We had quite the forecast the past few days about a potentially dangerous storm heading in our vicinity. Our family prepared by putting away things in the yard that could blow around and damage the house. I did not rush out for bread, milk and eggs like so many do, but I made sure our flashlights were available and let the kids know it might get rough during the night and not to panic.
That brings me to the question, is it better to prepare or ignore weather warnings? I’m always surprised at how many people nonchalantly say that forecasters are full of crap and go about their day as if nothing is going to go wrong. I also laugh at the people who rush out to get groceries -I mean if the electricity goes out your food will spoil! It seems like you should just always have some canned/dried goods in your pantry. This is the forecast that we got:
Our relatives in the mountains of NC got some hail but other than a lot of rain it was a “non event” for us in the Triangle area. I am relieved and grateful. I am in the camp that believes being safe is better than being sorry.

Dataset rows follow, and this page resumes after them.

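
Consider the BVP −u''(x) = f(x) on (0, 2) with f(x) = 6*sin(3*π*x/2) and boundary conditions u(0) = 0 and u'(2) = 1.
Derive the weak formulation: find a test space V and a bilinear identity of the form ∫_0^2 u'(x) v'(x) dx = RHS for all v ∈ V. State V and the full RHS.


V = {v ∈ H^1(0, 2) : v(0) = 0} (test functions vanish at x = 0 where u is specified); weak form: ∫_0^2 u'v' dx = ∫_0^2 (6*sin(3*π*x/2)) v dx + v(2) for all v ∈ V.

Multiply both sides by a test function v and integrate from 0 to 2:
  ∫_0^2 −u''(x) v(x) dx = ∫_0^2 f(x) v(x) dx.
Integrate the LHS by parts once:
  ∫_0^2 −u'' v dx = −[u'(x) v(x)]_0^2 + ∫_0^2 u'(x) v'(x) dx.
Thus ∫_0^2 u'(x) v'(x) dx = ∫_0^2 f(x) v(x) dx + [u'(x) v(x)]_0^2.
Choose V so that boundary terms are either known or forced to vanish.
Mixed BC: u(0) = 0 (Dirichlet) and u'(2) = 1 (Neumann). Define V = {v ∈ H^1(0, 2) : v(0) = 0}. Then [u' v]_0^2 = u'(2)·v(2) − u'(0)·0 = v(2).
Weak formulation: find u (satisfying any essential BC) such that ∫_0^2 u'(x) v'(x) dx = ∫_0^2 f v dx + v(2) for all v ∈ V (Dirichlet at 0 absorbed into V; Neumann datum at x = 2 contributes the boundary term).
Substituting f(x) = 6*sin(3*π*x/2), the right-hand side is ∫_0^2 (6*sin(3*π*x/2)) v dx + v(2).


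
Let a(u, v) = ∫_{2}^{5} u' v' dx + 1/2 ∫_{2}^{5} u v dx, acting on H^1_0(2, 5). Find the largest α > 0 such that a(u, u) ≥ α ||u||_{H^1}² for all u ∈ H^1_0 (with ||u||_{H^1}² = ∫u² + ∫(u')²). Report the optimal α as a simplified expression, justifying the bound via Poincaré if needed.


α = (9/2 + π^2)/(9 + π^2)

Coercivity of a(·,·) on H^1_0(2, 5) means a(u, u) ≥ α ||u||_{H^1}² for every u ∈ H^1_0.
The interval has length L = 3, and Poincaré/coercivity depend only on L. Here a(u, u) = ∫(u')² + (1/2)·∫u².
Here 0 < c = 1/2 < 1. The condition a(u,u) ≥ α||u||_{H^1}² reads (1−α)∫(u')² ≥ (α−c)∫u². Any admissible α is ≤ 1 (rapidly oscillating u have ∫u²/∫(u')² → 0), and α = 1 would force 0 ≥ (1−c)∫u², impossible since c < 1; so 1−α > 0. By the sharp Poincaré inequality on H^1_0 of an interval of length L, ∫(u')² ≥ (π/L)²∫u² with equality for the first sine mode sin(π(x−x₀)/L) (x₀ the left endpoint), so the inequality holds for all u iff (1−α)(π/L)² ≥ α − c, i.e. α ≤ ((π/L)² + c)/((π/L)² + 1) = (1 + c(L/π)²)/(1 + (L/π)²). With (π/L)² = π^2/9 and c = 1/2, the largest admissible constant is α = ((π/L)² + c)/((π/L)² + 1).
Simplifying, α = (9/2 + π^2)/(9 + π^2).


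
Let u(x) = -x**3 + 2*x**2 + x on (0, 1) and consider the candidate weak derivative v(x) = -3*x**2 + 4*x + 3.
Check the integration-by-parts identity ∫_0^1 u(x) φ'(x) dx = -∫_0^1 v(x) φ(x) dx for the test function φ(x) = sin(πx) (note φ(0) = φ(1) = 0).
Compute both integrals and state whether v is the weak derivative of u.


LHS = -3/π - 12/π^3, RHS = -7/π - 12/π^3. No, v is not the weak derivative of u.

u(x) = -x**3 + 2*x**2 + x, classical derivative u'(x) = -3*x**2 + 4*x + 1.
φ(x) = sin(πx), so φ'(x) = π*cos(π*x).
Note φ(0) = φ(1) = 0, so the boundary term u·φ vanishes.
LHS = ∫_0^1 u(x) φ'(x) dx = ∫_0^1 (-π*x^3*cos(π*x) + 2*π*x^2*cos(π*x) + π*x*cos(π*x)) dx. Term by term:
  ∫_0^1 π*x*cos(π*x) dx = -2/π;  ∫_0^1 -π*x^3*cos(π*x) dx = -12/π^3 + 3/π;  ∫_0^1 2*π*x^2*cos(π*x) dx = -4/π.
Sum: -2/π + -12/π^3 + 3/π − 4/π = -3/π - 12/π^3.
So LHS = -3/π - 12/π^3.
∫_0^1 v(x) φ(x) dx = ∫_0^1 (-3*x^2*sin(π*x) + 4*x*sin(π*x) + 3*sin(π*x)) dx. Term by term:
  ∫_0^1 3*sin(π*x) dx = 6/π;  ∫_0^1 -3*x^2*sin(π*x) dx = -3/π + 12/π^3;  ∫_0^1 4*x*sin(π*x) dx = 4/π.
Sum: 6/π + -3/π + 12/π^3 + 4/π = 12/π^3 + 7/π.
So RHS = -∫_0^1 v(x) φ(x) dx = -7/π - 12/π^3.
LHS − RHS = 4/π ≠ 0, so the identity fails.
(For a valid weak derivative the identity must hold for EVERY test function, in particular this one. The failure shows v is NOT the weak derivative of u.)
Correct weak derivative would be u'(x) = -3*x**2 + 4*x + 1.


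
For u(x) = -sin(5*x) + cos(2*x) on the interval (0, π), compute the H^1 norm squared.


||u||_{H^1(0,π)}^2 = -100/21 + 31*π/2

u'(x) = -2*sin(2*x) - 5*cos(5*x).
Expand u² and (u')² and integrate term by term on (0, π), using: for integers n ≥ 1, ∫_0^π sin²(nx) dx = ∫_0^π cos²(nx) dx = π/2; for n ≠ n', ∫_0^π sin(nx)sin(n'x) dx = ∫_0^π cos(nx)cos(n'x) dx = 0; and by product-to-sum, ∫_0^π sin(nx)cos(n'x) dx = ½∫_0^π [sin((n+n')x) + sin((n−n')x)] dx, which is 0 when n+n' is even and 2n/(n²−n'²) when n+n' is odd (it need not vanish on (0, π)).
  u² squared terms: (-1)²·∫sin(5x)² dx = 1·π/2 = π/2;  (1)²·∫cos(2x)² dx = 1·π/2 = π/2.
  u² cross terms: 2·(-1)·(1)·∫sin(5x)·cos(2x) dx = -2·(10/21) = -20/21.
  So ∫_0^π u² dx = π/2 + π/2 − 20/21 = -20/21 + π.
  (u')² squared terms: (-5)²·∫cos(5x)² dx = 25·π/2 = 25*π/2;  (-2)²·∫sin(2x)² dx = 4·π/2 = 2*π.
  (u')² cross terms: 2·(-5)·(-2)·∫cos(5x)·sin(2x) dx = 20·(-4/21) = -80/21.
  So ∫_0^π (u')² dx = 25*π/2 + 2*π − 80/21 = -80/21 + 29*π/2.
||u||_{H^1}^2 = (-20/21 + π) + (-80/21 + 29*π/2) = -100/21 + 31*π/2.


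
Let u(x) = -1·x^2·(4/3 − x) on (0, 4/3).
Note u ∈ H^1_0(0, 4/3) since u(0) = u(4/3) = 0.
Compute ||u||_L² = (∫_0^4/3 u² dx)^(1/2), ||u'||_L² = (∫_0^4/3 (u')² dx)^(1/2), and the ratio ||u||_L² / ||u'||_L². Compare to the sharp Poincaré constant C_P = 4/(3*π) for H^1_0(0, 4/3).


||u||_L² / ||u'||_L² = 2*sqrt(14)/21 < C_P = 4/(3*π).

u(x) = -1·x^2·(4/3 − x), so u'(x) = x*(9*x - 8)/3.
u(x) = -1·x^2·(4/3 − x) vanishes at x = 0 and x = 4/3, so u ∈ H^1_0(0, 4/3). Differentiate via the product rule and integrate the resulting polynomials term by term.
  ∫_0^4/3 u² dx = ∫_0^4/3 (x^6 - 8*x^5/3 + 16*x^4/9) dx. Term by term:
    ∫_0^4/3 x^6 dx = 16384/15309;  ∫_0^4/3 -8*x^5/3 dx = -16384/6561;  ∫_0^4/3 16*x^4/9 dx = 16384/10935.
  Sum: 16384/15309 − 16384/6561 + 16384/10935 = 16384/229635.
  ∫_0^4/3 (u')² dx = ∫_0^4/3 (9*x^4 - 16*x^3 + 64*x^2/9) dx. Term by term:
    ∫_0^4/3 9*x^4 dx = 1024/135;  ∫_0^4/3 -16*x^3 dx = -1024/81;  ∫_0^4/3 64*x^2/9 dx = 4096/729.
  Sum: 1024/135 − 1024/81 + 4096/729 = 2048/3645.
∫_0^4/3 u² dx = 16384/229635, so ||u||_L² = 128*sqrt(35)/2835.
∫_0^4/3 (u')² dx = 2048/3645, so ||u'||_L² = 32*sqrt(10)/135.
Ratio ||u||_L² / ||u'||_L² = 2*sqrt(14)/21.
Sharp Poincaré constant on H^1_0(0, 4/3) is C_P = L/π = 4/(3*π), achieved by sin(3*π/4·x).
A polynomial bump cannot attain the sharp Poincaré constant (only the first sine eigenfunction does), so the ratio is strictly less than C_P, consistent with ||u||_L² ≤ C_P ||u'||_L².


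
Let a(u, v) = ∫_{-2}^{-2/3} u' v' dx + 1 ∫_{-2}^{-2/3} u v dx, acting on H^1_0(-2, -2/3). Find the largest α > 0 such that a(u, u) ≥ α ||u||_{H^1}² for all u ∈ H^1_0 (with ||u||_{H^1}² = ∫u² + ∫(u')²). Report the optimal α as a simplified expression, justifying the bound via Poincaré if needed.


α = 1

Coercivity of a(·,·) on H^1_0(-2, -2/3) means a(u, u) ≥ α ||u||_{H^1}² for every u ∈ H^1_0.
The interval has length L = 4/3, and Poincaré/coercivity depend only on L. Here a(u, u) = ∫(u')² + (1)·∫u².
Here c = 1 ≥ 1, so a(u,u) = ∫(u')² + c∫u² ≥ ∫(u')² + ∫u² = ||u||_{H^1}², i.e. α = 1 works. No larger α is possible: a(u,u) ≥ α||u||_{H^1}² means (1−α)∫(u')² ≥ (α−c)∫u², and for the modes u_n = sin(nπ(x−x₀)/L) (x₀ the left endpoint) one has ∫u_n²/∫(u_n')² = (L/(nπ))² → 0, so a(u_n,u_n)/||u_n||_{H^1}² → 1. Hence the optimal constant is α = 1.
Therefore α = 1.


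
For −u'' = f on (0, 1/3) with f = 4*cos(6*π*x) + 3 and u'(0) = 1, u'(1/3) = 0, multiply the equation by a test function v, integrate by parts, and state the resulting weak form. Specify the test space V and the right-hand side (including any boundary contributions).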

Having lived in the Pamlico/New Bern area of North Carolina during one of the worst hurricane seasons taught me that we should be thankful for the weather warnings. While they are not always perfectly accurate, I would rather know that SOMETHING might happen over waking up with the house falling around around me. I survived 4 major hurricanes, a tornado that went screaming down the street next to my house and a water spout in a nearby park. The only damage I got was limbs on my roof and debris in the parking lot. I am thankful.
I remember while living in Fuquay- Varina we got a severe weather warning about a tornado which is a rare occurrence around here. My husband was at work and my daughters were little bitty things. The radio DJ urgently said “SEEK COVER NOW” so this was not a drill. The safest room in the house was a closet downstairs and it was too small for all three of us so I put the kids in their with their iPads (trying to make it fun and not scary), blankets and their kitty. I turned the couch over and shoved it across the door and sought shelter underneath it. I texted my husband to tell him to stay put and I texted my Daddy who communicated with me and told me I was doing everything right. He was always my anchor.

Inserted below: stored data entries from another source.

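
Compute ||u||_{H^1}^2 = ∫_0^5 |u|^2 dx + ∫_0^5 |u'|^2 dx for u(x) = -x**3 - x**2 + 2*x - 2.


||u||_{H^1}^2 = 458515/21

The H^1 norm (squared) on an interval (0, L) is
  ||u||_{H^1}^2 = ∫_0^L u(x)^2 dx + ∫_0^L u'(x)^2 dx.
Compute u'(x) = -3*x**2 - 2*x + 2.
Then u(x)^2 = x**6 + 2*x**5 - 3*x**4 + 8*x**2 - 8*x + 4 and u'(x)^2 = 9*x**4 + 12*x**3 - 8*x**2 - 8*x + 4.
Integrate each monomial from 0 to 5 using ∫_0^5 c·x^n dx = c·5^(n+1)/(n+1):
  ∫_0^5 u(x)^2 dx = ∫_0^5 (x^6 + 2*x^5 - 3*x^4 + 8*x^2 - 8*x + 4) dx. Term by term:
    ∫_0^5 x^6 dx = 78125/7;  ∫_0^5 2*x^5 dx = 15625/3;  ∫_0^5 -3*x^4 dx = -1875;
    ∫_0^5 8*x^2 dx = 1000/3;  ∫_0^5 -8*x dx = -100;  ∫_0^5 4 dx = 20.
  Sum: 78125/7 + 15625/3 − 1875 + 1000/3 − 100 + 20 = 309695/21.
  ∫_0^5 u'(x)^2 dx = ∫_0^5 (9*x^4 + 12*x^3 - 8*x^2 - 8*x + 4) dx. Term by term:
    ∫_0^5 9*x^4 dx = 5625;  ∫_0^5 12*x^3 dx = 1875;  ∫_0^5 -8*x^2 dx = -1000/3;
    ∫_0^5 -8*x dx = -100;  ∫_0^5 4 dx = 20.
  Sum: 5625 + 1875 − 1000/3 − 100 + 20 = 21260/3.
Adding: ||u||_{H^1}^2 = 309695/21 + 21260/3 = 458515/21.


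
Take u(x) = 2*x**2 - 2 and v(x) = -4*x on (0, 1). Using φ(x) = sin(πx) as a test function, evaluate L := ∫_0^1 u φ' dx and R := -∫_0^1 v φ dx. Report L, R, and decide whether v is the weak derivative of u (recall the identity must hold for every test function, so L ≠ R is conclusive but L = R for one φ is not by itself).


LHS = -4/π, RHS = 4/π. No, v is not the weak derivative of u.

u(x) = 2*x**2 - 2, classical derivative u'(x) = 4*x.
φ(x) = sin(πx), so φ'(x) = π*cos(π*x).
Note φ(0) = φ(1) = 0, so the boundary term u·φ vanishes.
LHS = ∫_0^1 u(x) φ'(x) dx = ∫_0^1 (2*π*x^2*cos(π*x) - 2*π*cos(π*x)) dx. Term by term:
  ∫_0^1 -2*π*cos(π*x) dx = 0;  ∫_0^1 2*π*x^2*cos(π*x) dx = -4/π.
Sum: 0 − 4/π = -4/π.
So LHS = -4/π.
∫_0^1 v(x) φ(x) dx = ∫_0^1 (-4*x*sin(π*x)) dx. Term by term:
  ∫_0^1 -4*x*sin(π*x) dx = -4/π.
So RHS = -∫_0^1 v(x) φ(x) dx = 4/π.
LHS − RHS = -8/π ≠ 0, so the identity fails.
(For a valid weak derivative the identity must hold for EVERY test function, in particular this one. The failure shows v is NOT the weak derivative of u.)
Correct weak derivative would be u'(x) = 4*x.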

A huge wind came about and shook the house, and I saw trees bending. It was a scary 15 minutes. Then, like so many storms, it passed and the warning was lifted and the girls asked if they could stay in the closet because it was so much fun. Success! LOL I told them to leave the door open so Mommy could see them. I put everything back in order and later in the afternoon, I cleaned all the debris in the backyard.
My sister and I were living in New Bern in a quadraplex when a tornado was spotted. It was another one of those get in your shelters moments. She was a full grown adult, but I grabbed her and put her in the tub and covered her up with a blanket and then threw myself on top of her. Oh yeah, she was holding a pan of brownies we had just finished baking. If we were going to die, by God, we were dying with chocolate! LOL It is the first time I have ever understood tornado sounds descriptions. It truly sounded like a train chugging by. It was the closest I had ever been to a tornado. Luckily it went down a street and then jumped into the bay. Unfortunately it turned into a water spout and damaged millions of dollars of boats and yachts. It also tore our beautiful waterfront park into shreds. Because of the weather warnings, we were able to seek shelter, eat some brownies and drink wine that night.
So, I say again- I’m in the camp that believes it is better to be safe than sorry. I hope you are all safe today. Happy Friday!